Biometric data points, such as fingerprints and facial data, simply cannot be stored as full, unencrypted data points; current industry expertise emphasizes the need to have this data saved in a hashed format, preventing the biometric from being reverse-engineered by hackers. Since users cannot change their face or fingerprint, the onus falls on security vendors to ensure that processes similar to reverse hashing and database encryption pieces are top-tier to protect this valuable data from falling into the wrong hands.
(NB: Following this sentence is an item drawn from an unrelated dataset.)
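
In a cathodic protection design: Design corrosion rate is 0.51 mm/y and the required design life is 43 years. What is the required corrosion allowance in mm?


Corrosion allowance = CR × design life
CA = 0.51 * 43 = 21.93 mm

21.93 mm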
While this may be one of the first data breaches to target biometric data, it most certainly will not be the last. The sheer scale of BioStar 2, unfortunately, made the system one of the first to reveal the vulnerabilities of biometric access control solutions; however, this will not stop the exponential growth and adoption rates of biometric solutions. Fingerprint and facial recognition remain the most in-demand biometrics out there for physical access solutions across various industries. This breach will not scare away potential end-user purchases; rather, it will serve to inform them of the types of security protocols a vendor must have in place before a potential end user finalizes any new system purchase. Vendors must be ready to answer end-user questions about data access, precisely how their solution stores biometric data, and what encryption protocols are in place.
End users are quickly assessing their own risk profiles and the best solutions to protect their organization. Any biometric security vendor unwilling or unable to best address an end-users’ risk concerns and data protection questions will quickly see their stature in this high-growth market diminish.